Oh my god. What an amazing production. We were stopped in our tracks, as we were brought into the Prince's threatening and overbearing world, with irreverent and convention-breaking choreography accompanied by Tchaikovsky's familiar music.

We laughed at his frilly girlfriend and the Queen's fawning subjects, but the Prince is taken to the brink of suicide, and it is when he is in this state that he meets the Swan and falls in love with him. Gone is the superficial and bullying world of the Palace, as we enter the very real, physical world of the swans. They are intoxicating, fierce, protective, masculine, dangerous and utterly breathtaking. The duet between the Prince and the Swan, circling until they give in to each other at last, is heart-stopping.

Never before at the ballet have I wondered what is going to happen next and ached for the lovers to have their time. A tragedy unfolds, neither the swans nor the Queen can accept this love, and both do whatever they can to prevent it.

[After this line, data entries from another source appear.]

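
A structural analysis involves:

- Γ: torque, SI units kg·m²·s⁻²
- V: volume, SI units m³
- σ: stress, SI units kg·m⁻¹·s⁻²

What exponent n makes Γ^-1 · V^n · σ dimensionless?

Balance the L exponent: (3)·n from V, plus −(2) + (-1) = -3 from the rest, must sum to zero.
3n − 3 = 0, so n = 1.

1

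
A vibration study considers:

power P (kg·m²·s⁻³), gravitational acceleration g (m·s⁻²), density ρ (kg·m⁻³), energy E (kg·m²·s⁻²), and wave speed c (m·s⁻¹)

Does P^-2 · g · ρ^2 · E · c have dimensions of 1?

Sum the exponent of each base dimension across the product:
  M: −2·[P]_M + [g]_M + 2·[ρ]_M + [E]_M + [c]_M = −2·(1) + (0) + 2·(1) + (1) + (0) = 1
  L: −2·[P]_L + [g]_L + 2·[ρ]_L + [E]_L + [c]_L = −2·(2) + (1) + 2·(-3) + (2) + (1) = -6
  T: −2·[P]_T + [g]_T + 2·[ρ]_T + [E]_T + [c]_T = −2·(-3) + (-2) + 2·(0) + (-2) + (-1) = 1
Net dimensions [M L⁻⁶ T] ≠ [1] — not dimensionless.

no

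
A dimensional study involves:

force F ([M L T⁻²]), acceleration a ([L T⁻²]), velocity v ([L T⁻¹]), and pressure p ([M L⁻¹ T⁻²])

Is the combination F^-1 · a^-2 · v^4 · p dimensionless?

yes

Sum the exponent of each base dimension across the product:
  M: −[F]_M − 2·[a]_M + 4·[v]_M + [p]_M = −(1) − 2·(0) + 4·(0) + (1) = 0
  L: −[F]_L − 2·[a]_L + 4·[v]_L + [p]_L = −(1) − 2·(1) + 4·(1) + (-1) = 0
  T: −[F]_T − 2·[a]_T + 4·[v]_T + [p]_T = −(-2) − 2·(-2) + 4·(-1) + (-2) = 0
  I: −[F]_I − 2·[a]_I + 4·[v]_I + [p]_I = −(0) − 2·(0) + 4·(0) + (0) = 0
All base exponents vanish — dimensionless.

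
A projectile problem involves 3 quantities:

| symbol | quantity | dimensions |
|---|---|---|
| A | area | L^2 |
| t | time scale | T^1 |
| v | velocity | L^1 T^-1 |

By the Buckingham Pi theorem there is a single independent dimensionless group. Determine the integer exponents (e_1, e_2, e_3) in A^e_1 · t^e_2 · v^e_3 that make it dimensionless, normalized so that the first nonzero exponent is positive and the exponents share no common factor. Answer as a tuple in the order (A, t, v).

L: e_1·(2) + e_2·(0) + e_3·(1) = 0
T: e_1·(0) + e_2·(1) + e_3·(-1) = 0
Solving this homogeneous linear system for the smallest-integer solution (first nonzero entry positive) gives (1, -2, -2).

(1, -2, -2)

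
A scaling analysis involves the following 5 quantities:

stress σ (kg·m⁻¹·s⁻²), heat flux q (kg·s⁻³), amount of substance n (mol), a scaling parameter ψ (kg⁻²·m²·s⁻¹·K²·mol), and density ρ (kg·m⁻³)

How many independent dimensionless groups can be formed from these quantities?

There are 5 variables and 5 base dimensions (M, L, T, Θ, N).
The dimension matrix has rank 4 (less than 5: the dimension vectors are linearly dependent).
Independent dimensionless groups: 5 − 4 = 1.

1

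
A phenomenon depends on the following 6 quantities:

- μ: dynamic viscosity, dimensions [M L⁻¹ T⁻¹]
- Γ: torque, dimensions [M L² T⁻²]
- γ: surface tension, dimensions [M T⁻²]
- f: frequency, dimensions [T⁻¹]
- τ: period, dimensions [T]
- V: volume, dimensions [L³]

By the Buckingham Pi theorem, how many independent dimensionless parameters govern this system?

There are 6 variables and 3 base dimensions (M, L, T).
The dimension matrix has rank 3.
Independent dimensionless groups: 6 − 3 = 3.

3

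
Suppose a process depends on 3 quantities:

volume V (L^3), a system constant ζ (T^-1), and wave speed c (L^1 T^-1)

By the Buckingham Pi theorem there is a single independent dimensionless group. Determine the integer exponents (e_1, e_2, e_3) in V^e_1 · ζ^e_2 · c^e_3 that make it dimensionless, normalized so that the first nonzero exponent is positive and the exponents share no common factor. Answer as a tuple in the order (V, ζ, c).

(1, 3, -3)

L: e_1·(3) + e_2·(0) + e_3·(1) = 0
T: e_1·(0) + e_2·(-1) + e_3·(-1) = 0
Solving this homogeneous linear system for the smallest-integer solution (first nonzero entry positive) gives (1, 3, -3).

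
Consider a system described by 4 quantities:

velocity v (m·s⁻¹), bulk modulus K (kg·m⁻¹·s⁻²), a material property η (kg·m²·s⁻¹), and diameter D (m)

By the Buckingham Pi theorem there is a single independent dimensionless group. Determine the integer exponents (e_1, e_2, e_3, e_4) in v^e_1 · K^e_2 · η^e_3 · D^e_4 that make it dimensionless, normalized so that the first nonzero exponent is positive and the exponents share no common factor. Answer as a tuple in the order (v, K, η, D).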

I quite enjoy ballet, but this is something else. The whole performance demands your attention, from the cruel humour in the royal world, to the animal physicality of the swans and the portrayal of the age-old problem of forbidden love, reframed in a way that is, sadly, still so relevant. The choreography tells the story but cleverly allows you space to be part of it, to interpret it for yourself, endowing the experience with a greater meaning.

When I see something like this - where the performers are giving it everything, where someone has gone out on a limb to tell me something - I am in awe of the technical skill, but also the sheer emotional investment of everyone involved, and I come away feeling so grateful.

Four days later, I feel like I was part of something that night, that Bourne and his company New Adventures applied some meaning to this complicated world, and straightened it out a bit for me.